The design and manufacture of reticles used in such photolithography processes is a very complex and expensive undertaking as such masks must be very precise and must enable the repeated and accurate formation of a desired pattern in the underlying layer of material (for an etching process). Mask designers have developed several techniques to try to counteract such process variations and to otherwise increase process windows so as to increase the manufacturability of a given circuit pattern. One technique involves the use of so-called sub-resolution assist features (SRAFs). A SRAF is a feature that is formed on a mask, but the size of the SRAF is less than the resolution capability of the particular photolithography tool. Accordingly, while the SRAFs that are present on the mask have an impact on the exposure process, they will not be replicated or printed on the layer of photoresist that is exposed using the mask containing the SRAFs. Typically, a plurality of SRAFs are positioned on a mask adjacent to an isolated feature in an effort to get the isolated feature to print more like a densely-packed feature. Another technique sometimes employed to reduce process variations involves the use of so-called print assist features (PRAFs) on masks. In contrast to SRAFs, PRAFs are of a size such that they will print on the exposed layer of photoresist.

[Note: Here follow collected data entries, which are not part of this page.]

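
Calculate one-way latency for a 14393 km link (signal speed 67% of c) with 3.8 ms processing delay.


Speed = 0.67 * 3e5 km/s = 201000 km/s
Propagation delay = 14393 / 201000 = 0.0716 s = 71.607 ms
Processing delay = 3.8 ms
Total one-way latency = 75.407 ms


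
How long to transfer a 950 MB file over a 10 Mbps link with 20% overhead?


Effective throughput = 10 * (1 - 20/100) = 8 Mbps
File size in Mb = 950 * 8 = 7600 Mb
Time = 7600 / 8
Time = 950 seconds


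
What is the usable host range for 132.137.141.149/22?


Network: 132.137.140.0
Broadcast: 132.137.143.255
First usable = network + 1
Last usable = broadcast - 1
Range: 132.137.140.1 to 132.137.143.254


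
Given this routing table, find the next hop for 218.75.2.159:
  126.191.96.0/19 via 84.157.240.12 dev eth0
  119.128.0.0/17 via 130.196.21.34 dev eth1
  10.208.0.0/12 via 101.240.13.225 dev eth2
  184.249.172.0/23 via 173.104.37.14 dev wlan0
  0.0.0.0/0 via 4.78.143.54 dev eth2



Longest prefix match for 218.75.2.159:
  /19 126.191.96.0: no
  /17 119.128.0.0: no
  /12 10.208.0.0: no
  /23 184.249.172.0: no
  /0 0.0.0.0: MATCH
Selected: next-hop 4.78.143.54 via eth2 (matched /0)


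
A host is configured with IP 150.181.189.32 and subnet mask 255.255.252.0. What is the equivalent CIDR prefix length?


Binary: 11111111.11111111.11111100.00000000
Count leading 1s
Prefix: /22


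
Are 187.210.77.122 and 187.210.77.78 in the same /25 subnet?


Mask: 255.255.255.128
187.210.77.122 AND mask = 187.210.77.0
187.210.77.78 AND mask = 187.210.77.0
Yes, same subnet (187.210.77.0)


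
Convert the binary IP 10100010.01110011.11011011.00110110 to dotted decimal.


10100010 = 162
01110011 = 115
11011011 = 219
00110110 = 54
IP: 162.115.219.54


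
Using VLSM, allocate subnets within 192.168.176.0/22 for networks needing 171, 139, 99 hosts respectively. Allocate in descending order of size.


171 hosts -> /24 (254 usable): 192.168.176.0/24
139 hosts -> /24 (254 usable): 192.168.177.0/24
99 hosts -> /25 (126 usable): 192.168.178.0/25
Allocation: 192.168.176.0/24 (171 hosts, 254 usable); 192.168.177.0/24 (139 hosts, 254 usable); 192.168.178.0/25 (99 hosts, 126 usable)


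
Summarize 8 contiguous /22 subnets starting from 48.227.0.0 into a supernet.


Original prefix: /22
Number of subnets: 8 = 2^3
New prefix = 22 - 3 = 19
Supernet: 48.227.0.0/19


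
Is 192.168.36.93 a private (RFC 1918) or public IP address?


RFC 1918 private ranges:
  10.0.0.0/8 (10.0.0.0 - 10.255.255.255)
  172.16.0.0/12 (172.16.0.0 - 172.31.255.255)
  192.168.0.0/16 (192.168.0.0 - 192.168.255.255)
Private (in 192.168.0.0/16)


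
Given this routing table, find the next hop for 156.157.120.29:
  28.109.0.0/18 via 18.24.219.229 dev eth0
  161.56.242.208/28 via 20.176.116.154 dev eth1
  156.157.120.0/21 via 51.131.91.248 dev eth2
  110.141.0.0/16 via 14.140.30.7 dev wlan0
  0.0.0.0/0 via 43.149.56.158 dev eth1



Longest prefix match for 156.157.120.29:
  /18 28.109.0.0: no
  /28 161.56.242.208: no
  /21 156.157.120.0: MATCH
  /16 110.141.0.0: no
  /0 0.0.0.0: MATCH
Selected: next-hop 51.131.91.248 via eth2 (matched /21)


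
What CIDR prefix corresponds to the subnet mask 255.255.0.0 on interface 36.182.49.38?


Binary: 11111111.11111111.00000000.00000000
Count leading 1s
Prefix: /16


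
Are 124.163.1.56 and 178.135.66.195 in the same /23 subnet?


Mask: 255.255.254.0
124.163.1.56 AND mask = 124.163.0.0
178.135.66.195 AND mask = 178.135.66.0
No, different subnets (124.163.0.0 vs 178.135.66.0)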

Such PRAFs are also typically provided on a mask adjacent to an isolated feature in an effort to get the isolated feature to print more like a densely-packed feature. One example of the use of PRAFs involves the formation of a plurality of PRAFs that correspond to “dummy” gate electrode structures adjacent to an isolated gate electrode structure that is to be formed for an integrated circuit device. The dummy gate electrodes are never intended to function as gate electrodes, but they are actually printed in an effort to reduce or eliminate process variations during the formation of the desired, isolated gate electrode. In some cases, such PRAFs are subsequently removed.
The present disclosure is directed to the design of masks or reticles for use in multiple patterning processes, such as double patterning processes, that are performed to form hole-type or trench-type features, and the use of such masks or reticles in various photolithography systems to manufacture integrated circuit products.